Jim Obergefell, the named plaintiff in the marriage equality case decided by the U.S. Supreme Court on June 26, was in Dallas on Monday, June 29, with Human Rights Campaign President Chad Griffin.
At a press conference in downtown Dallas, Griffin said they had come to Texas to protest Attorney General Ken Paxton “encouraging obstruction and delay.”
Obergefell told his story of having to fly to Maryland from Ohio in order to marry his husband who was dying from ALS. After a ceremony in the plane, parked on the tarmac at a Baltimore airport, they were married for three months and 11 days. But they were together 20 years.

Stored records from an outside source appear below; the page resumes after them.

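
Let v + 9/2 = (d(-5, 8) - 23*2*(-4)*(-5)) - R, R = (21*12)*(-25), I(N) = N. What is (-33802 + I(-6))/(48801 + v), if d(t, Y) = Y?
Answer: -67616/108369 ≈ -0.62394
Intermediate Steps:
R = -6300 (R = 252*(-25) = -6300)
v = 10767/2 (v = -9/2 + ((8 - 23*2*(-4)*(-5)) - 1*(-6300)) = -9/2 + ((8 - (-184)*(-5)) + 6300) = -9/2 + ((8 - 23*40) + 6300) = -9/2 + ((8 - 920) + 6300) = -9/2 + (-912 + 6300) = -9/2 + 5388 = 10767/2 ≈ 5383.5)
(-33802 + I(-6))/(48801 + v) = (-33802 - 6)/(48801 + 10767/2) = -33808/108369/2 = -33808*2/108369 = -67616/108369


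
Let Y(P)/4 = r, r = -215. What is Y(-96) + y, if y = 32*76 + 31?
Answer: 1603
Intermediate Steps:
y = 2463 (y = 2432 + 31 = 2463)
Y(P) = -860 (Y(P) = 4*(-215) = -860)
Y(-96) + y = -860 + 2463 = 1603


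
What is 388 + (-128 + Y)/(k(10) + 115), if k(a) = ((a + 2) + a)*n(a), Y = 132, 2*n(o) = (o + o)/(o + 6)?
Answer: 199836/515 ≈ 388.03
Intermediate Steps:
n(o) = o/(6 + o) (n(o) = ((o + o)/(o + 6))/2 = ((2*o)/(6 + o))/2 = (2*o/(6 + o))/2 = o/(6 + o))
k(a) = a*(2 + 2*a)/(6 + a) (k(a) = ((a + 2) + a)*(a/(6 + a)) = ((2 + a) + a)*(a/(6 + a)) = (2 + 2*a)*(a/(6 + a)) = a*(2 + 2*a)/(6 + a))
388 + (-128 + Y)/(k(10) + 115) = 388 + (-128 + 132)/(2*10*(1 + 10)/(6 + 10) + 115) = 388 + 4/(2*10*11/16 + 115) = 388 + 4/(2*10*(1/16)*11 + 115) = 388 + 4/(55/4 + 115) = 388 + 4/(515/4) = 388 + 4*(4/515) = 388 + 16/515 = 199836/515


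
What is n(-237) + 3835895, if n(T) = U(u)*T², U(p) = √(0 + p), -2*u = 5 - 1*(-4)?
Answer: 3835895 + 168507*I*√2/2 ≈ 3.8359e+6 + 1.1915e+5*I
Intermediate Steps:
u = -9/2 (u = -(5 - 1*(-4))/2 = -(5 + 4)/2 = -½*9 = -9/2 ≈ -4.5000)
U(p) = √p
n(T) = 3*I*√2*T²/2 (n(T) = √(-9/2)*T² = (3*I*√2/2)*T² = 3*I*√2*T²/2)
n(-237) + 3835895 = (3/2)*I*√2*(-237)² + 3835895 = (3/2)*I*√2*56169 + 3835895 = 168507*I*√2/2 + 3835895 = 3835895 + 168507*I*√2/2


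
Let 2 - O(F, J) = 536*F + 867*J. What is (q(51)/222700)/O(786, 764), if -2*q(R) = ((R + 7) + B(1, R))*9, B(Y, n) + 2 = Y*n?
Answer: 963/482671962800 ≈ 1.9951e-9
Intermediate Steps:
B(Y, n) = -2 + Y*n
O(F, J) = 2 - 867*J - 536*F (O(F, J) = 2 - (536*F + 867*J) = 2 + (-867*J - 536*F) = 2 - 867*J - 536*F)
q(R) = -45/2 - 9*R (q(R) = -((R + 7) + (-2 + 1*R))*9/2 = -((7 + R) + (-2 + R))*9/2 = -(5 + 2*R)*9/2 = -(45 + 18*R)/2 = -45/2 - 9*R)
(q(51)/222700)/O(786, 764) = ((-45/2 - 9*51)/222700)/(2 - 867*764 - 536*786) = ((-45/2 - 459)*(1/222700))/(2 - 662388 - 421296) = -963/2*1/222700/(-1083682) = -963/445400*(-1/1083682) = 963/482671962800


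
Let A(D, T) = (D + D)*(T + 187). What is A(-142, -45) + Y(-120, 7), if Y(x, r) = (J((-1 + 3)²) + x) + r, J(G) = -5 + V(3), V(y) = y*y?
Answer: -40437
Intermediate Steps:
V(y) = y²
A(D, T) = 2*D*(187 + T) (A(D, T) = (2*D)*(187 + T) = 2*D*(187 + T))
J(G) = 4 (J(G) = -5 + 3² = -5 + 9 = 4)
Y(x, r) = 4 + r + x (Y(x, r) = (4 + x) + r = 4 + r + x)
A(-142, -45) + Y(-120, 7) = 2*(-142)*(187 - 45) + (4 + 7 - 120) = 2*(-142)*142 - 109 = -40328 - 109 = -40437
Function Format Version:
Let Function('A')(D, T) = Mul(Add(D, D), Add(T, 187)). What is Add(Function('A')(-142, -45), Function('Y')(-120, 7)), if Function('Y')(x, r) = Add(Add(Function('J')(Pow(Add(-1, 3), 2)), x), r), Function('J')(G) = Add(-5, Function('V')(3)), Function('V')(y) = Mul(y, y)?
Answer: -40437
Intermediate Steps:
Function('V')(y) = Pow(y, 2)
Function('A')(D, T) = Mul(2, D, Add(187, T)) (Function('A')(D, T) = Mul(Mul(2, D), Add(187, T)) = Mul(2, D, Add(187, T)))
Function('J')(G) = 4 (Function('J')(G) = Add(-5, Pow(3, 2)) = Add(-5, 9) = 4)
Function('Y')(x, r) = Add(4, r, x) (Function('Y')(x, r) = Add(Add(4, x), r) = Add(4, r, x))
Add(Function('A')(-142, -45), Function('Y')(-120, 7)) = Add(Mul(2, -142, Add(187, -45)), Add(4, 7, -120)) = Add(Mul(2, -142, 142), -109) = Add(-40328, -109) = -40437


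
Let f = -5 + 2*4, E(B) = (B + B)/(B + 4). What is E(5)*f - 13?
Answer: -29/3 ≈ -9.6667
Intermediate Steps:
E(B) = 2*B/(4 + B) (E(B) = (2*B)/(4 + B) = 2*B/(4 + B))
f = 3 (f = -5 + 8 = 3)
E(5)*f - 13 = (2*5/(4 + 5))*3 - 13 = (2*5/9)*3 - 13 = (2*5*(1/9))*3 - 13 = (10/9)*3 - 13 = 10/3 - 13 = -29/3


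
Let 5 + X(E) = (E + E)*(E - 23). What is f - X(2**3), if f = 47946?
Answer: 48191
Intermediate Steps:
X(E) = -5 + 2*E*(-23 + E) (X(E) = -5 + (E + E)*(E - 23) = -5 + (2*E)*(-23 + E) = -5 + 2*E*(-23 + E))
f - X(2**3) = 47946 - (-5 - 46*2**3 + 2*(2**3)**2) = 47946 - (-5 - 46*8 + 2*8**2) = 47946 - (-5 - 368 + 2*64) = 47946 - (-5 - 368 + 128) = 47946 - 1*(-245) = 47946 + 245 = 48191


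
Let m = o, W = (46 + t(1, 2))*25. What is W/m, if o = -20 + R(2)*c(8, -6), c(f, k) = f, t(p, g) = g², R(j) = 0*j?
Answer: -125/2 ≈ -62.500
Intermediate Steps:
R(j) = 0
o = -20 (o = -20 + 0*8 = -20 + 0 = -20)
W = 1250 (W = (46 + 2²)*25 = (46 + 4)*25 = 50*25 = 1250)
m = -20
W/m = 1250/(-20) = 1250*(-1/20) = -125/2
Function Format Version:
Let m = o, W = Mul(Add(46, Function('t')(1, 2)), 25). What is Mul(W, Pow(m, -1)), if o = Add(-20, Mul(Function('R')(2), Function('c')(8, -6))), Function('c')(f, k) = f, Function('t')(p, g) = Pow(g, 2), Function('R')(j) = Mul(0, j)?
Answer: Rational(-125, 2) ≈ -62.500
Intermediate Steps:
Function('R')(j) = 0
o = -20 (o = Add(-20, Mul(0, 8)) = Add(-20, 0) = -20)
W = 1250 (W = Mul(Add(46, Pow(2, 2)), 25) = Mul(Add(46, 4), 25) = Mul(50, 25) = 1250)
m = -20
Mul(W, Pow(m, -1)) = Mul(1250, Pow(-20, -1)) = Mul(1250, Rational(-1, 20)) = Rational(-125, 2)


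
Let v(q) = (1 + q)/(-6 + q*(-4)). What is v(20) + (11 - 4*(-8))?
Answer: 3677/86 ≈ 42.756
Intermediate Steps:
v(q) = (1 + q)/(-6 - 4*q)
v(20) + (11 - 4*(-8)) = (-1 - 1*20)/(2*(3 + 2*20)) + (11 - 4*(-8)) = (-1 - 20)/(2*(3 + 40)) + (11 + 32) = (1/2)*(-21)/43 + 43 = (1/2)*(1/43)*(-21) + 43 = -21/86 + 43 = 3677/86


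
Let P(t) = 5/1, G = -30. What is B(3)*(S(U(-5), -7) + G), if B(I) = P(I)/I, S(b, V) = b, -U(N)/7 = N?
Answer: 25/3 ≈ 8.3333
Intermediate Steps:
U(N) = -7*N
P(t) = 5 (P(t) = 5*1 = 5)
B(I) = 5/I
B(3)*(S(U(-5), -7) + G) = (5/3)*(-7*(-5) - 30) = (5*(⅓))*(35 - 30) = (5/3)*5 = 25/3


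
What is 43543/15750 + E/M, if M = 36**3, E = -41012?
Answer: 19244489/10206000 ≈ 1.8856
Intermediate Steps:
M = 46656
43543/15750 + E/M = 43543/15750 - 41012/46656 = 43543*(1/15750) - 41012*1/46656 = 43543/15750 - 10253/11664 = 19244489/10206000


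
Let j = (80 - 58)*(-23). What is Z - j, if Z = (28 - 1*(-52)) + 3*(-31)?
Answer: 493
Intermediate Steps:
Z = -13 (Z = (28 + 52) - 93 = 80 - 93 = -13)
j = -506 (j = 22*(-23) = -506)
Z - j = -13 - 1*(-506) = -13 + 506 = 493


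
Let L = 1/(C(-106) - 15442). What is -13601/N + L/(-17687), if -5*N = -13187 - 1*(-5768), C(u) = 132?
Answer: -18414935892431/2008975949430 ≈ -9.1663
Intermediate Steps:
N = 7419/5 (N = -(-13187 - 1*(-5768))/5 = -(-13187 + 5768)/5 = -⅕*(-7419) = 7419/5 ≈ 1483.8)
L = -1/15310 (L = 1/(132 - 15442) = 1/(-15310) = -1/15310 ≈ -6.5317e-5)
-13601/N + L/(-17687) = -13601/7419/5 - 1/15310/(-17687) = -13601*5/7419 - 1/15310*(-1/17687) = -68005/7419 + 1/270787970 = -18414935892431/2008975949430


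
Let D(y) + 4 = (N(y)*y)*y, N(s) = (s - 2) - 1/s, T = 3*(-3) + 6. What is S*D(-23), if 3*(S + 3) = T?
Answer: 52824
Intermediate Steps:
T = -3 (T = -9 + 6 = -3)
S = -4 (S = -3 + (⅓)*(-3) = -3 - 1 = -4)
N(s) = -2 + s - 1/s (N(s) = (-2 + s) - 1/s = -2 + s - 1/s)
D(y) = -4 + y²*(-2 + y - 1/y) (D(y) = -4 + ((-2 + y - 1/y)*y)*y = -4 + (y*(-2 + y - 1/y))*y = -4 + y²*(-2 + y - 1/y))
S*D(-23) = -4*(-4 - 23*(-1 - 23*(-2 - 23))) = -4*(-4 - 23*(-1 - 23*(-25))) = -4*(-4 - 23*(-1 + 575)) = -4*(-4 - 23*574) = -4*(-4 - 13202) = -4*(-13206) = 52824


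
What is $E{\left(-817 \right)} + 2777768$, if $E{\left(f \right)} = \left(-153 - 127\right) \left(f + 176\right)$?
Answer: $2957248$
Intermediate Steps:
$E{\left(f \right)} = -49280 - 280 f$ ($E{\left(f \right)} = - 280 \left(176 + f\right) = -49280 - 280 f$)
$E{\left(-817 \right)} + 2777768 = \left(-49280 - -228760\right) + 2777768 = \left(-49280 + 228760\right) + 2777768 = 179480 + 2777768 = 2957248$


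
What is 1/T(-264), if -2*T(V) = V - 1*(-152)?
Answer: 1/56 ≈ 0.017857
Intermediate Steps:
T(V) = -76 - V/2 (T(V) = -(V - 1*(-152))/2 = -(V + 152)/2 = -(152 + V)/2 = -76 - V/2)
1/T(-264) = 1/(-76 - ½*(-264)) = 1/(-76 + 132) = 1/56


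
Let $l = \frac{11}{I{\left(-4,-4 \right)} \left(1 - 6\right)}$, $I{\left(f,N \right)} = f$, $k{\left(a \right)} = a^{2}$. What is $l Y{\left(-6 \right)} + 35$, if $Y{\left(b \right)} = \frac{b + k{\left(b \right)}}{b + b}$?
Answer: $\frac{269}{8} \approx 33.625$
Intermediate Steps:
$l = \frac{11}{20}$ ($l = \frac{11}{\left(-4\right) \left(1 - 6\right)} = \frac{11}{\left(-4\right) \left(-5\right)} = \frac{11}{20} \approx 0.55$)
$Y{\left(b \right)} = \frac{b + b^{2}}{2 b}$ ($Y{\left(b \right)} = \frac{b + b^{2}}{b + b} = \frac{b + b^{2}}{2 b}$)
$l Y{\left(-6 \right)} + 35 = \frac{11 \left(\frac{1}{2} + \frac{1}{2} \left(-6\right)\right)}{20} + 35 = \frac{11 \left(\frac{1}{2} - 3\right)}{20} + 35 = \frac{11}{20} \left(- \frac{5}{2}\right) + 35 = - \frac{11}{8} + 35 = \frac{269}{8}$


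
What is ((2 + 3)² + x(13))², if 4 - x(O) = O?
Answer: 256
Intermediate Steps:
x(O) = 4 - O
((2 + 3)² + x(13))² = ((2 + 3)² + (4 - 1*13))² = (5² + (4 - 13))² = (25 - 9)² = 16² = 256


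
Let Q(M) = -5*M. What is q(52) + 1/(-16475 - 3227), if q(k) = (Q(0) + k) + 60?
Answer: 2206623/19702 ≈ 112.00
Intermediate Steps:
q(k) = 60 + k (q(k) = (-5*0 + k) + 60 = (0 + k) + 60 = k + 60 = 60 + k)
q(52) + 1/(-16475 - 3227) = (60 + 52) + 1/(-16475 - 3227) = 112 + 1/(-19702) = 112 - 1/19702 = 2206623/19702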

While Griffin thanked Obergefell for putting his life on hold for two years to fight the case that won marriage equality for the country, Obergefell said he was fighting to make sure his husband’s life was respected.
He repeated the story at a reception later that evening at the Round-Up Saloon.
“When John died, he deserved to have his last record say I was his surviving spouse,” Obergefell told a packed house at the Round-Up. “What better way to love him and respect him than to stand up to that bully attorney general.”
He was referring to Ohio’s attorney general but then called Paxton the same sort of bully.
“I didn’t put my life on hold for two years,” he said. “My life began as I fought for my husband and my community.”
He said that today his life is filled with family and friends from coast to coast and said his husband would be proud of him.
“Keep being pissed off and make your attorney general represent all of us,” he said.